褒め言葉、感動表現がいつも「すごい!」とは

(第85号、通巻105号)
     定年後の「第二の職場」で先輩の1人が、新聞の読者欄のある投稿記事《注1》をコピーに取りながら「近頃の人の語感はどうなっているのか」と嘆いていた。コピーしていたのは「『すごい』って 言い過ぎでは」という見出しのついた一文。千葉県の66歳の郷土史研究家からの投書だった。その指摘は的を射ており、しかも意を尽くした筆遣いである。核心部分を紹介すると――
  [ 確かに森羅万象、大変すばらしく、たいそう立派なものは存在し、それらに素直な感動表現として「すごい」を使うのは許容できる。(しかし、それは)あくまで並以上のものに限定して使うべきなのに、現状ではたいして「すごく」もない事象への多用が著しい。安易な「すごい」は軽薄だ。(中略)「すごい」に代わる用語を探す努力も、表現者には必要であろう。]
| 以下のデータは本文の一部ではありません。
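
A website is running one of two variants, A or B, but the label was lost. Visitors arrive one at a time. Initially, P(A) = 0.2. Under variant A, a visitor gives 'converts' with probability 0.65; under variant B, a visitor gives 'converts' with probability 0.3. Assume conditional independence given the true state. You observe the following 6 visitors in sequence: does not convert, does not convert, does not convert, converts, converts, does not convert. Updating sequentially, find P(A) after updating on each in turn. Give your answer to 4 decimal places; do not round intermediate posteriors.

0.0683

After 'does not convert': P(A) = 0.35·0.2000 / (0.35·0.2000 + 0.7·0.8000) ≈ 0.1111
After 'does not convert': P(A) = 0.35·0.1111 / (0.35·0.1111 + 0.7·0.8889) ≈ 0.0588
After 'does not convert': P(A) = 0.35·0.0588 / (0.35·0.0588 + 0.7·0.9412) ≈ 0.0303
After 'converts': P(A) = 0.65·0.0303 / (0.65·0.0303 + 0.3·0.9697) ≈ 0.0634
After 'converts': P(A) = 0.65·0.0634 / (0.65·0.0634 + 0.3·0.9366) ≈ 0.1279
After 'does not convert': P(A) = 0.35·0.1279 / (0.35·0.1279 + 0.7·0.8721) ≈ 0.0683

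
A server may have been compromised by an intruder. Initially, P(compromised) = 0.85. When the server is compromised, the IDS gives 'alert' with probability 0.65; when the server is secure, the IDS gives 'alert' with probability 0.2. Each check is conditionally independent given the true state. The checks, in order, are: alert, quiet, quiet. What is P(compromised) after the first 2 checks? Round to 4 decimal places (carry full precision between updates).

After 'alert': P(compromised) = 0.65·0.8500 / (0.65·0.8500 + 0.2·0.1500) ≈ 0.9485
After 'quiet': P(compromised) = 0.35·0.9485 / (0.35·0.9485 + 0.8·0.0515) ≈ 0.8896

0.8896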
    「すごい」は、漢字で「凄い」と書く。元々は「身震いするほど寒い。ぞっとするほど恐ろしい」の意だったが、その原義から「あまりにその程度が甚だしくて、人を驚かせるほどである。ふつうでは考えられないような事象に接して感心したり、驚いたりする様子」(三省堂新明解国語辞典』など)という意味を生じた。最近ではもっぱら、この派生的な用法で使われることの方が圧倒的に多い。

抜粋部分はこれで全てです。